The price action in the Dollar/Yen was primarily driven by the up and down movement in Treasury yields. Rallies were also driven by flight to safety buying at the height of the political turmoil in Italy, and lower when tensions eased. Better-than-forecast U.S. jobs data also drove the Forex pair higher as it solidified a June rate hike by the Fed, and raised the odds of perhaps as many as two more rate hikes after that in 2018.
The USD/JPY settled at 109.519, up 0.134 or +0.12%.
There were no major reports out of Japan last week. However, several minor reports posted better than expected results including the SPPI, Retail Sales, Housing Starts and Capital Spending.
In other news, the BOJ’s Governor Kuroda acknowledged a slowdown in the Japanese economy. He also said the BOJ must begin to investigate the potential reasons behind Japan’s sluggish inflation and lagging wage growth.
U.S. job growth accelerated in May and the unemployment rate dropped to an 18-year low, highlighting tightening labor conditions. The government also reported solid wage gains, making a rate hike in June near-certain, and raising expectations of a fourth hike this year.
According to the Bureau of Labor Statistics, the U.S. economy continued to add jobs at a brisk pace in May, with nonfarm payrolls up 223,000 and the unemployment rate falling to 3.8 percent. Economists were looking for payroll growth of 188,000 and the jobless rate to hold steady at 3.9 percent.
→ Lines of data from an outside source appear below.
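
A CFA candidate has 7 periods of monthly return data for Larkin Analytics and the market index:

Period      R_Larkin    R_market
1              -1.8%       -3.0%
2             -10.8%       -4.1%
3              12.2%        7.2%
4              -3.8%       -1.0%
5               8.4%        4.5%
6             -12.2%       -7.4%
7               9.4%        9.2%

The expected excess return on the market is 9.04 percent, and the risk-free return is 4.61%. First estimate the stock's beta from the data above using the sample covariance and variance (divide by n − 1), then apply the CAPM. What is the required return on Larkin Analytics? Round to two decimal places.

18.31%

Mean R_i = (-1.8 − 10.8 + 12.2 − 3.8 + 8.4 − 12.2 + 9.4) / 7 = 0.2000%
Mean R_m = (-3.0 − 4.1 + 7.2 − 1.0 + 4.5 − 7.4 + 9.2) / 7 = 0.7714%
Σ(R_i − R̄_i)(R_m − R̄_m) = 354.8000  ⇒  Cov = 354.8000 / 6 = 59.1333
Σ(R_m − R̄_m)² = 234.1343  ⇒  Var(R_m) = 234.1343 / 6 = 39.0224
β = Cov / Var(R_m) = 59.1333 / 39.0224 = 1.5154
E(R) = R_f + β × MRP = 4.61% + 1.5154 × 9.04% = 18.31%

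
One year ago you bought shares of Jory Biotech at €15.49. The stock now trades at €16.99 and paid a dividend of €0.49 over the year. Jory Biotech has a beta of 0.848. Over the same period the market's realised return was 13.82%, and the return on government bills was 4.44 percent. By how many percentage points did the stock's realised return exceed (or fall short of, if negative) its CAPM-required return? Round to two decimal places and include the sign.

Realised HPR = (P1 + D1 − P0) / P0 = (16.99 + 0.49 − 15.49) / 15.49 = 1.99 / 15.49 = 12.8470%
MRP = 13.82% − 4.44% = 9.38%
CAPM required = R_f + β·MRP = 4.44% + 0.848 × 9.38% = 12.39424%
α = realised − required = 12.8470% − 12.39424% = +0.45%

+0.45%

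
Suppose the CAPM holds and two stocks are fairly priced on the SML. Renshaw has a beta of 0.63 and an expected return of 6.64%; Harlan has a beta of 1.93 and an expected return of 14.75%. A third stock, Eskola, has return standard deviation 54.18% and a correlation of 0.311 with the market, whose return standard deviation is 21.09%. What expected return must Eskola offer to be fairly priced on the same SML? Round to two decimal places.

7.69%

MRP = (14.75% − 6.64%) / (1.93 − 0.63) = 6.2385%
R_f = 6.64% − 0.63 × 6.2385% = 2.7097%
β_Eskola = ρ·σ_i/σ_m = 0.311 × 54.18 / 21.09 = 0.7990
E(R_Eskola) = R_f + β × MRP = 2.7097% + 0.7990 × 6.2385% = 7.69%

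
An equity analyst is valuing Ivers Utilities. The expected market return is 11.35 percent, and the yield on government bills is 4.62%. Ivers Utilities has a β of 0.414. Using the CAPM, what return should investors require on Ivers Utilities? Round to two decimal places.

7.41%

Market risk premium = E(R_m) − R_f = 11.35% − 4.62% = 6.73%
E(R) = R_f + β × MRP = 4.62% + 0.414 × 6.73% = 7.41%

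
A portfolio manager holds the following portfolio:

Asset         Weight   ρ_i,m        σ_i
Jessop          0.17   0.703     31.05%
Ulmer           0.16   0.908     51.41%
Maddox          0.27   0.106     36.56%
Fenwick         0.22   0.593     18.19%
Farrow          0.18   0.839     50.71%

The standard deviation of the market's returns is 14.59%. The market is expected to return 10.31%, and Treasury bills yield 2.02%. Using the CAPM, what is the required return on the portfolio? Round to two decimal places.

14.67%

β_Jessop = 0.703 × 31.05% / 14.59% = 1.4961
β_Ulmer = 0.908 × 51.41% / 14.59% = 3.1995
β_Maddox = 0.106 × 36.56% / 14.59% = 0.2656
β_Fenwick = 0.593 × 18.19% / 14.59% = 0.7393
β_Farrow = 0.839 × 50.71% / 14.59% = 2.9161
β_P = Σ w_i β_i = 0.17×1.4961 + 0.16×3.1995 + 0.27×0.2656 + 0.22×0.7393 + 0.18×2.9161 = 1.5255
MRP = 10.31% − 2.02% = 8.29%
E(R_P) = R_f + β_P × MRP = 2.02% + 1.5255 × 8.29% = 14.67%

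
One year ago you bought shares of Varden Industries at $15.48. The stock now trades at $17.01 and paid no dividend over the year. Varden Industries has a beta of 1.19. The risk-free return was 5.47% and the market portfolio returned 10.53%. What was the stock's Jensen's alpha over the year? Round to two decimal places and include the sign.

-1.61%

Realised HPR = (P1 + D1 − P0) / P0 = (17.01 + 0.00 − 15.48) / 15.48 = 1.53 / 15.48 = 9.8837%
MRP = 10.53% − 5.47% = 5.06%
CAPM required = R_f + β·MRP = 5.47% + 1.19 × 5.06% = 11.4914%
α = realised − required = 9.8837% − 11.4914% = -1.61%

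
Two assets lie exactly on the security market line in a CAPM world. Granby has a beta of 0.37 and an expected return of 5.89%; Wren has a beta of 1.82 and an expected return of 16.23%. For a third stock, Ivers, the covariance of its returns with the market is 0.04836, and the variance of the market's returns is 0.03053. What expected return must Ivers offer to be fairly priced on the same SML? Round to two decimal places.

MRP = (16.23% − 5.89%) / (1.82 − 0.37) = 7.1310%
R_f = 5.89% − 0.37 × 7.1310% = 3.2515%
β_Ivers = Cov / Var(R_m) = 0.04836 / 0.03053 = 1.5840
E(R_Ivers) = R_f + β × MRP = 3.2515% + 1.5840 × 7.1310% = 14.55%

14.55%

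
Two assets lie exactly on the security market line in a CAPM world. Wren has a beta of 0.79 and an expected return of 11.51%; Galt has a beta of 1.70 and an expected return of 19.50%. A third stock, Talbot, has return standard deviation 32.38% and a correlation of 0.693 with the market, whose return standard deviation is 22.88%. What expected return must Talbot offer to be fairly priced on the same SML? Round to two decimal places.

13.18%

MRP = (19.50% − 11.51%) / (1.70 − 0.79) = 8.7802%
R_f = 11.51% − 0.79 × 8.7802% = 4.5736%
β_Talbot = ρ·σ_i/σ_m = 0.693 × 32.38 / 22.88 = 0.9807
E(R_Talbot) = R_f + β × MRP = 4.5736% + 0.9807 × 8.7802% = 13.18%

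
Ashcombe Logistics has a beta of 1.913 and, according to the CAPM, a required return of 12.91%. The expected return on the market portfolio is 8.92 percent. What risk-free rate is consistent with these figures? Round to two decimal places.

4.55%

E(R) = R_f + β(E(R_m) − R_f) = R_f(1 − β) + β·E(R_m)
12.91% = R_f × (1 − 1.913) + 1.913 × 8.92%
12.91% = R_f × -0.913 + 17.06396%
R_f = (12.91% − 17.06396%) / -0.913 = 4.55%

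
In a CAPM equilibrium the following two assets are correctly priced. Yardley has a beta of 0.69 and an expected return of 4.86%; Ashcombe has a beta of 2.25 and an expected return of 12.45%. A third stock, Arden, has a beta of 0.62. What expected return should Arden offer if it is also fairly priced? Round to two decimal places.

4.52%

MRP (SML slope) = (12.45% − 4.86%) / (2.25 − 0.69) = 7.59% / 1.56 = 4.8654%
R_f (intercept) = 4.86% − 0.69 × 4.8654% = 1.5029%
E(R_Arden) = R_f + β × MRP = 1.5029% + 0.62 × 4.8654% = 4.52%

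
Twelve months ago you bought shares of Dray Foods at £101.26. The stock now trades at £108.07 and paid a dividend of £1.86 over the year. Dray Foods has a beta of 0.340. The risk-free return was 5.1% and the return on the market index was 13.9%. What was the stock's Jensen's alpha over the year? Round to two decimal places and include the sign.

Realised HPR = (P1 + D1 − P0) / P0 = (108.07 + 1.86 − 101.26) / 101.26 = 8.67 / 101.26 = 8.5621%
MRP = 13.9% − 5.1% = 8.80%
CAPM required = R_f + β·MRP = 5.1% + 0.340 × 8.8% = 8.0920%
α = realised − required = 8.5621% − 8.0920% = +0.47%

+0.47%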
Most importantly, the closely watched average hourly earnings metric rose 0.3 percent, slightly warmer than expected, yielding an annualized rate of 2.7 percent, up one-tenth of a point from April. Economists were looking for a 0.2 percent increase.
U.S. Treasury yields rose Friday after the government reported that the economy added more jobs than expected while wages increased better than expected in the month of May.
The yield on the benchmark 10-year Treasury note was higher at 2.888 percent, down from session highs above 2.9 percent. The yield on the 30-year Treasury bond was also higher at 3.035 percent.
There are no major reports out of Japan this week. The U.S. is set to release data on ISM Non-Manufacturing PMI. With a June rate hike a statistical certainty, the focus for traders will focus on whether the Fed is concerned enough about inflation to raise interest rates in September and December, or only one more time.
Without any geopolitical events to muck up the markets, the direction of the USD/JPY will be primarily driven by the movement in Treasury yields. Geopolitical issues will create uncertainty and this will send investors into the Japanese Yen for safety reasons.
Volatility could return as Friday’s jobs report may have changed the outlook for additional rate hikes. This could force traders to adjust positions to reflect this.